Comme je viens de le rappeler, le financement n’a rien à voir avec le coût d’une ligne à grande vitesse. De plus, je propose d’apporter des améliorations en trois étapes s’échelonnant entre l’immédiat et l’échéance de dix à quinze ans, c’est-à-dire le moment où commenceront les investissements pour la ligne à grande vitesse Paris-Clermont-Ferrand-Lyon.
Vous ne pouvez ignorer qu’une modernisation importante de la ligne Paris-Orléans-Limoges-Toulouse est soutenue par huit parlementaires, quinze maires, quatre présidents de conseil général, trois présidents de région, toutes les associations de la ligne et les syndicats. N’ignorez pas ces territoires et leur population !
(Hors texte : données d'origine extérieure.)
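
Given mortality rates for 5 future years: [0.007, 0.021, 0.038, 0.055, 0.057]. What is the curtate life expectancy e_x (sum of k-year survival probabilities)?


e_x = sum_{k=1}^{n} k_p_x
k_p_x values:
  1_p_x = 0.993
  2_p_x = 0.972147
  3_p_x = 0.935205
  4_p_x = 0.883769
  5_p_x = 0.833394
e_x = 4.6175


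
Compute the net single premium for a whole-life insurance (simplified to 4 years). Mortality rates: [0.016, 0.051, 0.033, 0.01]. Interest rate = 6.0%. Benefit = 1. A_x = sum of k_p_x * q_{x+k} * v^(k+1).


v = 0.943396
Year 0: k_p_x=1.0, q=0.016, term=0.015094
Year 1: k_p_x=0.984, q=0.051, term=0.044664
Year 2: k_p_x=0.933816, q=0.033, term=0.025874
Year 3: k_p_x=0.903, q=0.01, term=0.007153
A_x = 0.0928


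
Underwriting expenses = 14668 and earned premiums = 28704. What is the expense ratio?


Expense ratio = expenses / premiums
= 14668 / 28704
= 0.511


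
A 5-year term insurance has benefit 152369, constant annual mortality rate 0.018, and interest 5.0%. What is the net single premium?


NSP = benefit * sum_{k=0}^{n-1} k_p_x * q * v^(k+1)
With constant q=0.018, v=0.952381
Sum = 0.075308
NSP = 152369 * 0.075308
= 11474.6434


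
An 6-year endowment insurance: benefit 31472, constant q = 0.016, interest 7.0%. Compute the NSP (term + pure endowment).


Term component = 2313.5393
Pure endowment = 6_p_x * v^6 * benefit = 0.907759 * 0.666342 * 31472 = 19036.7264
NSP = 21350.2656


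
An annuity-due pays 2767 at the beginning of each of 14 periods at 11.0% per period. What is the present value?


PV_due = PMT * (1-(1+i)^(-n))/i * (1+i)
PV_immediate = 19318.8211
PV_due = 19318.8211 * 1.11
= 21443.8914


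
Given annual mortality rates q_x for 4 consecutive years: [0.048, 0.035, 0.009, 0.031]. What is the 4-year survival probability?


p_k = 1 - q_k for each year
Survival = product of (1 - q_k)
= 0.952 * 0.965 * 0.991 * 0.969
= 0.8822


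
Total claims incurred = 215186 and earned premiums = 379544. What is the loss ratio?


Loss ratio = claims / premiums
= 215186 / 379544
= 0.567


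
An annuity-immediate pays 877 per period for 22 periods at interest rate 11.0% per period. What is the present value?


PV = PMT * (1 - (1+i)^(-n)) / i
= 877 * (1 - (1+0.11)^(-22)) / 0.11
= 877 * (1 - 0.100669) / 0.11
= 877 * 8.175739
= 7170.1232


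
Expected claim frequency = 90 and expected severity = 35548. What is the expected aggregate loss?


E[S] = E[N] * E[X]
= 90 * 35548
= 3.1993e+06


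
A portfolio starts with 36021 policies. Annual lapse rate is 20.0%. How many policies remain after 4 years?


remaining = initial * (1 - lapse)^years
= 36021 * (1 - 0.2)^4
= 36021 * 0.4096
= 14754.2016


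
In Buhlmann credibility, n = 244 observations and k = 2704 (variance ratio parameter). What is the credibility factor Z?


Z = n / (n + k)
= 244 / (244 + 2704)
= 244 / 2948
= 0.0828


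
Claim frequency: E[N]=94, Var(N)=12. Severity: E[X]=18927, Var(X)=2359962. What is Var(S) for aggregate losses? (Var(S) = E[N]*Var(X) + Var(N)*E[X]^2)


Var(S) = E[N]*Var(X) + Var(N)*E[X]^2
= 94*2359962 + 12*18927^2
= 221836428 + 4298775948
= 4.5206e+09


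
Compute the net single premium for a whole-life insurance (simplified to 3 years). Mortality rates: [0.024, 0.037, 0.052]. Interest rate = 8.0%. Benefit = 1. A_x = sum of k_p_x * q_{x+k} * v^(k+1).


v = 0.925926
Year 0: k_p_x=1.0, q=0.024, term=0.022222
Year 1: k_p_x=0.976, q=0.037, term=0.03096
Year 2: k_p_x=0.939888, q=0.052, term=0.038798
A_x = 0.092


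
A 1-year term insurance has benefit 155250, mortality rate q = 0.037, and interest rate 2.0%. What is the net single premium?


NSP = benefit * q * v
v = 1/(1+i) = 0.980392
NSP = 155250 * 0.037 * 0.980392
= 5631.6176


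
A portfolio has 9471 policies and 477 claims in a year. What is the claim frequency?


frequency = claims / policies
= 477 / 9471
= 0.0504


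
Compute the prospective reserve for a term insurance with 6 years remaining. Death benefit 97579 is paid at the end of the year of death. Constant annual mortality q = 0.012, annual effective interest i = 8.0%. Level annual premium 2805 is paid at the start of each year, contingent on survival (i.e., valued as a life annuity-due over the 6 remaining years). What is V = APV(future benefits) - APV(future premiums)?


v = 1/(1+i) = 0.925926
APV(future benefits) per unit = sum_{k=0}^{5} k_p_x * q * v^(k+1) = 0.053982
APV(future benefits) = 97579 * 0.053982 = 5267.5223
Life annuity-due factor ä_{x:6} = sum_{k=0}^{5} k_p_x * v^k = 4.858392
APV(future premiums) = 2805 * 4.858392 = 13627.7889
V = 5267.5223 - 13627.7889
= -8360.2666


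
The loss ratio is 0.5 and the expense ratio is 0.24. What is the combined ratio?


Combined ratio = loss ratio + expense ratio
= 0.5 + 0.24
= 0.74


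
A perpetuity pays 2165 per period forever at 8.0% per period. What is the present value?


PV = PMT / i
= 2165 / 0.08
= 27062.5


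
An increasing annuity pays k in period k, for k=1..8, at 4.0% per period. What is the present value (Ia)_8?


(Ia)_n = sum_{k=1}^{n} k * v^k, v = 1/(1+i)
v = 0.961538
Sum computed term by term:
(Ia)_8 = 28.9133


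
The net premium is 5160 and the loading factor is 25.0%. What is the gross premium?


Gross = net * (1 + loading)
= 5160 * (1 + 0.25)
= 5160 * 1.25
= 6450.0


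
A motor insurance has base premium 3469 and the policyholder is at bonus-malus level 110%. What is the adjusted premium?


adjusted = base * BM_level / 100
= 3469 * 110 / 100
= 3469 * 1.1
= 3815.9


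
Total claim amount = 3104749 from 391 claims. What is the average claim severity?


severity = total / number
= 3104749 / 391
= 7940.5345


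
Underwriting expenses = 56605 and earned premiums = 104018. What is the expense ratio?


Expense ratio = expenses / premiums
= 56605 / 104018
= 0.5442


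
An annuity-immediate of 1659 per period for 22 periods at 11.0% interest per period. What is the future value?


FV = PMT * ((1+i)^n - 1) / i
= 1659 * ((1.11)^22 - 1) / 0.11
= 1659 * (9.933574 - 1) / 0.11
= 134734.5394


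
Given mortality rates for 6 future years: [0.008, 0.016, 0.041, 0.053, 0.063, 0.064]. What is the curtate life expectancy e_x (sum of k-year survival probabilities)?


e_x = sum_{k=1}^{n} k_p_x
k_p_x values:
  1_p_x = 0.992
  2_p_x = 0.976128
  3_p_x = 0.936107
  4_p_x = 0.886493
  5_p_x = 0.830644
  6_p_x = 0.777483
e_x = 5.3989


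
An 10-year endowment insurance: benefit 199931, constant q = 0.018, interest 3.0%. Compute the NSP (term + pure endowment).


Term component = 28452.5899
Pure endowment = 10_p_x * v^10 * benefit = 0.833902 * 0.744094 * 199931 = 124057.4269
NSP = 152510.0168


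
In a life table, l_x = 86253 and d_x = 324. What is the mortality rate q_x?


q_x = d_x / l_x
= 324 / 86253
= 0.0038


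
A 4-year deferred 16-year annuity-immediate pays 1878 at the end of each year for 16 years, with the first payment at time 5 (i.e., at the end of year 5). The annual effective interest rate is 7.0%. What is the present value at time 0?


PV at time 4 of the 16-year annuity-immediate:
a_n = 1878 * (1-(1+0.07)^(-16))/0.07 = 17740.8061
Discount back 4 years to time 0:
PV = 17740.8061 * (1+0.07)^(-4)
= 17740.8061 * 0.762895
= 13534.376


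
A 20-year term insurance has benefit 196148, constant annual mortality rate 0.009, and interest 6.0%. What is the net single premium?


NSP = benefit * sum_{k=0}^{n-1} k_p_x * q * v^(k+1)
With constant q=0.009, v=0.943396
Sum = 0.096492
NSP = 196148 * 0.096492
= 18926.6858


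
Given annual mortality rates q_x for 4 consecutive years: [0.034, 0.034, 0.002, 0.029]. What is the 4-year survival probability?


p_k = 1 - q_k for each year
Survival = product of (1 - q_k)
= 0.966 * 0.966 * 0.998 * 0.971
= 0.9043


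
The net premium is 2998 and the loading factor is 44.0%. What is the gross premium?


Gross = net * (1 + loading)
= 2998 * (1 + 0.44)
= 2998 * 1.44
= 4317.12


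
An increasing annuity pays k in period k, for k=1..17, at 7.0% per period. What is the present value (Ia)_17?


(Ia)_n = sum_{k=1}^{n} k * v^k, v = 1/(1+i)
v = 0.934579
Sum computed term by term:
(Ia)_17 = 72.3555


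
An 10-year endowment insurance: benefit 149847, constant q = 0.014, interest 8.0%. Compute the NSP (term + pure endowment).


Term component = 13339.6336
Pure endowment = 10_p_x * v^10 * benefit = 0.868499 * 0.463193 * 149847 = 60280.8888
NSP = 73620.5224


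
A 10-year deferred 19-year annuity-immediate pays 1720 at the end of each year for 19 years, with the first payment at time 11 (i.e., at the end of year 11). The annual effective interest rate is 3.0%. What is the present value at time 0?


PV at time 10 of the 19-year annuity-immediate:
a_n = 1720 * (1-(1+0.03)^(-19))/0.03 = 24636.9345
Discount back 10 years to time 0:
PV = 24636.9345 * (1+0.03)^(-10)
= 24636.9345 * 0.744094
= 18332.193


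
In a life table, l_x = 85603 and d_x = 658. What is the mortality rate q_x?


q_x = d_x / l_x
= 658 / 85603
= 0.0077


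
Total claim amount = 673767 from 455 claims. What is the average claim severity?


severity = total / number
= 673767 / 455
= 1480.8066


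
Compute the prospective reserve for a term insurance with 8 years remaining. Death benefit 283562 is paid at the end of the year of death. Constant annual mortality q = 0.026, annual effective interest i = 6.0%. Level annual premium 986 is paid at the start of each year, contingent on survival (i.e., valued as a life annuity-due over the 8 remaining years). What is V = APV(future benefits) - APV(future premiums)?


v = 1/(1+i) = 0.943396
APV(future benefits) per unit = sum_{k=0}^{7} k_p_x * q * v^(k+1) = 0.148687
APV(future benefits) = 283562 * 0.148687 = 42162.0492
Life annuity-due factor ä_{x:8} = sum_{k=0}^{7} k_p_x * v^k = 6.061864
APV(future premiums) = 986 * 6.061864 = 5976.998
V = 42162.0492 - 5976.998
= 36185.0512


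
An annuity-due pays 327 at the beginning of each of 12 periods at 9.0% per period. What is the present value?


PV_due = PMT * (1-(1+i)^(-n))/i * (1+i)
PV_immediate = 2341.5572
PV_due = 2341.5572 * 1.09
= 2552.2973


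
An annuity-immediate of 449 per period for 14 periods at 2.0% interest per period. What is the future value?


FV = PMT * ((1+i)^n - 1) / i
= 449 * ((1.02)^14 - 1) / 0.02
= 449 * (1.319479 - 1) / 0.02
= 7172.2982


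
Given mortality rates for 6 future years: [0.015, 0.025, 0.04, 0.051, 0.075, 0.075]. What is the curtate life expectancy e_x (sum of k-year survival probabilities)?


e_x = sum_{k=1}^{n} k_p_x
k_p_x values:
  1_p_x = 0.985
  2_p_x = 0.960375
  3_p_x = 0.92196
  4_p_x = 0.87494
  5_p_x = 0.80932
  6_p_x = 0.748621
e_x = 5.3002


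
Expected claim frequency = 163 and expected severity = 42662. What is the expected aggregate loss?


E[S] = E[N] * E[X]
= 163 * 42662
= 6.9539e+06


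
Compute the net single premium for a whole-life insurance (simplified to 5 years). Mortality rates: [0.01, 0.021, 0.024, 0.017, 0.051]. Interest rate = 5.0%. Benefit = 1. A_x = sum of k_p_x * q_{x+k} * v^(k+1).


v = 0.952381
Year 0: k_p_x=1.0, q=0.01, term=0.009524
Year 1: k_p_x=0.99, q=0.021, term=0.018857
Year 2: k_p_x=0.96921, q=0.024, term=0.020094
Year 3: k_p_x=0.945949, q=0.017, term=0.01323
Year 4: k_p_x=0.929868, q=0.051, term=0.037157
A_x = 0.0989


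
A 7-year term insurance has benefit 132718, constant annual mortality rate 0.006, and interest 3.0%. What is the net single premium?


NSP = benefit * sum_{k=0}^{n-1} k_p_x * q * v^(k+1)
With constant q=0.006, v=0.970874
Sum = 0.036742
NSP = 132718 * 0.036742
= 4876.2749


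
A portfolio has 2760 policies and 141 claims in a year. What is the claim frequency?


frequency = claims / policies
= 141 / 2760
= 0.0511


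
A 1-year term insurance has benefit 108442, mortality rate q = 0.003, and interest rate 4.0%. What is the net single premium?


NSP = benefit * q * v
v = 1/(1+i) = 0.961538
NSP = 108442 * 0.003 * 0.961538
= 312.8135


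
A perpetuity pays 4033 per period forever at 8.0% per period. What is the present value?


PV = PMT / i
= 4033 / 0.08
= 50412.5


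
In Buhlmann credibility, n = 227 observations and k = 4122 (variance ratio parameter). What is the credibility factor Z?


Z = n / (n + k)
= 227 / (227 + 4122)
= 227 / 4349
= 0.0522


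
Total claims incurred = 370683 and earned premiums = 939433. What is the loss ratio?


Loss ratio = claims / premiums
= 370683 / 939433
= 0.3946


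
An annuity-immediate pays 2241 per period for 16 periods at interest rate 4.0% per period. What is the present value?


PV = PMT * (1 - (1+i)^(-n)) / i
= 2241 * (1 - (1+0.04)^(-16)) / 0.04
= 2241 * (1 - 0.533908) / 0.04
= 2241 * 11.652296
= 26112.7945


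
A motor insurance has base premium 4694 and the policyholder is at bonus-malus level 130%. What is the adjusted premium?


adjusted = base * BM_level / 100
= 4694 * 130 / 100
= 4694 * 1.3
= 6102.2


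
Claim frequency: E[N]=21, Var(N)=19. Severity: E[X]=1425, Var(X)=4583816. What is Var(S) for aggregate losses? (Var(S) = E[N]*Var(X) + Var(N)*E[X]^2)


Var(S) = E[N]*Var(X) + Var(N)*E[X]^2
= 21*4583816 + 19*1425^2
= 96260136 + 38581875
= 1.3484e+08


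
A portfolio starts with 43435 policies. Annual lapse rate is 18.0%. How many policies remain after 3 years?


remaining = initial * (1 - lapse)^years
= 43435 * (1 - 0.18)^3
= 43435 * 0.551368
= 23948.6691


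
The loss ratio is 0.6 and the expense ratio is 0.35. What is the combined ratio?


Combined ratio = loss ratio + expense ratio
= 0.6 + 0.35
= 0.95


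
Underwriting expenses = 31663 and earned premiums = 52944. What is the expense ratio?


Expense ratio = expenses / premiums
= 31663 / 52944
= 0.598


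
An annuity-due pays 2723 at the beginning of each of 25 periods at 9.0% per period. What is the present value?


PV_due = PMT * (1-(1+i)^(-n))/i * (1+i)
PV_immediate = 26746.8843
PV_due = 26746.8843 * 1.09
= 29154.1038


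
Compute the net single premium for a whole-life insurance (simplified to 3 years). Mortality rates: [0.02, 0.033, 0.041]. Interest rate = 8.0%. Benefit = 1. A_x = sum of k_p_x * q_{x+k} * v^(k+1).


v = 0.925926
Year 0: k_p_x=1.0, q=0.02, term=0.018519
Year 1: k_p_x=0.98, q=0.033, term=0.027726
Year 2: k_p_x=0.94766, q=0.041, term=0.030844
A_x = 0.0771


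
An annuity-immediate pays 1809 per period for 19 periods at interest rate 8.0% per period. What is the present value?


PV = PMT * (1 - (1+i)^(-n)) / i
= 1809 * (1 - (1+0.08)^(-19)) / 0.08
= 1809 * (1 - 0.231712) / 0.08
= 1809 * 9.603599
= 17372.911


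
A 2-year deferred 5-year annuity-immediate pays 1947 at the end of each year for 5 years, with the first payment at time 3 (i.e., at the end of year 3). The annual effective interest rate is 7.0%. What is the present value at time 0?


PV at time 2 of the 5-year annuity-immediate:
a_n = 1947 * (1-(1+0.07)^(-5))/0.07 = 7983.0844
Discount back 2 years to time 0:
PV = 7983.0844 * (1+0.07)^(-2)
= 7983.0844 * 0.873439
= 6972.7351


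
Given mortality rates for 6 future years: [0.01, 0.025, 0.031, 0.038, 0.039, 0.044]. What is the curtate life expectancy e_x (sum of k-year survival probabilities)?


e_x = sum_{k=1}^{n} k_p_x
k_p_x values:
  1_p_x = 0.99
  2_p_x = 0.96525
  3_p_x = 0.935327
  4_p_x = 0.899785
  5_p_x = 0.864693
  6_p_x = 0.826647
e_x = 5.4817


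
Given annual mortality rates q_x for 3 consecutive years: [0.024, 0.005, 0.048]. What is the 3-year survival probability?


p_k = 1 - q_k for each year
Survival = product of (1 - q_k)
= 0.976 * 0.995 * 0.952
= 0.9245


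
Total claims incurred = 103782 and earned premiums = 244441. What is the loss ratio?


Loss ratio = claims / premiums
= 103782 / 244441
= 0.4246


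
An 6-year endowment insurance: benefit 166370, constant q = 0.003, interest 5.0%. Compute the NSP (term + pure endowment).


Term component = 2515.4781
Pure endowment = 6_p_x * v^6 * benefit = 0.982134 * 0.746215 * 166370 = 121929.8872
NSP = 124445.3653


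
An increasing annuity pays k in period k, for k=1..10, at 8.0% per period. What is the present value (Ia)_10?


(Ia)_n = sum_{k=1}^{n} k * v^k, v = 1/(1+i)
v = 0.925926
Sum computed term by term:
(Ia)_10 = 32.6869


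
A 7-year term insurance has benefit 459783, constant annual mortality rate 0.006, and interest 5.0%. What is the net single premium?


NSP = benefit * sum_{k=0}^{n-1} k_p_x * q * v^(k+1)
With constant q=0.006, v=0.952381
Sum = 0.03414
NSP = 459783 * 0.03414
= 15696.7626


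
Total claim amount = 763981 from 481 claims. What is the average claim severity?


severity = total / number
= 763981 / 481
= 1588.3181


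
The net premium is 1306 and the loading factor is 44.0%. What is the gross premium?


Gross = net * (1 + loading)
= 1306 * (1 + 0.44)
= 1306 * 1.44
= 1880.64


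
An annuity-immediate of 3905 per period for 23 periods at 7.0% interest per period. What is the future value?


FV = PMT * ((1+i)^n - 1) / i
= 3905 * ((1.07)^23 - 1) / 0.07
= 3905 * (4.74053 - 1) / 0.07
= 208668.1302


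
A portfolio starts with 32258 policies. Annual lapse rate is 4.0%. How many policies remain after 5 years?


remaining = initial * (1 - lapse)^years
= 32258 * (1 - 0.04)^5
= 32258 * 0.815373
= 26302.2925


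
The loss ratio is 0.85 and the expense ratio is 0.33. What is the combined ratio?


Combined ratio = loss ratio + expense ratio
= 0.85 + 0.33
= 1.18


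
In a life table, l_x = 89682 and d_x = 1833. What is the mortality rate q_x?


q_x = d_x / l_x
= 1833 / 89682
= 0.0204


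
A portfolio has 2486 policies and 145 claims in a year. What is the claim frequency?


frequency = claims / policies
= 145 / 2486
= 0.0583


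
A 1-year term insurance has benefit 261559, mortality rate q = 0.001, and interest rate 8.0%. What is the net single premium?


NSP = benefit * q * v
v = 1/(1+i) = 0.925926
NSP = 261559 * 0.001 * 0.925926
= 242.1843


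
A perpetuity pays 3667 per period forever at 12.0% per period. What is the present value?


PV = PMT / i
= 3667 / 0.12
= 30558.3333


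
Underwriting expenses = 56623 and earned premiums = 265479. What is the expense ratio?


Expense ratio = expenses / premiums
= 56623 / 265479
= 0.2133


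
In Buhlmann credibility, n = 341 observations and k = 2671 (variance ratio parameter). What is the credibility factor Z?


Z = n / (n + k)
= 341 / (341 + 2671)
= 341 / 3012
= 0.1132


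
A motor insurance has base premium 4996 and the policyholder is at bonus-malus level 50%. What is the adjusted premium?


adjusted = base * BM_level / 100
= 4996 * 50 / 100
= 4996 * 0.5
= 2498.0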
J’ajoute, comme j’ai eu l’occasion de le dire au Premier ministre lorsqu’il a reçu les présidents de groupe au sujet du grand emprunt, que celui-ci ne comporte rien sur le ferroviaire, ce qui est une hérésie ; à telle enseigne, d’ailleurs, que notre très mesuré et pertinent rapporteur général du budget, Gilles Carrez, a proposé, lors du projet de loi de finances rectificative pour 2010 examiné en février dernier, de réserver une partie des 35 milliards d’euros au ferroviaire. Selon lui, cette réserve pourrait être de 4 à 5 milliards d’euros.
Madame la secrétaire d’État auprès du ministre de l’écologie – puisque monsieur le ministre d’État a provisoirement quitté l’hémicycle –, monsieur le rapporteur, vous avez l’occasion de marquer, par un signe fort, que la priorité va bien au développement du rail et à l’environnement, que l’aménagement du territoire n’est pas oublié et que les articles de loi du Grenelle 1 dont j’ai parlé ne sont pas là que pour le décor, mais ont bien une traduction concrète sur le terrain.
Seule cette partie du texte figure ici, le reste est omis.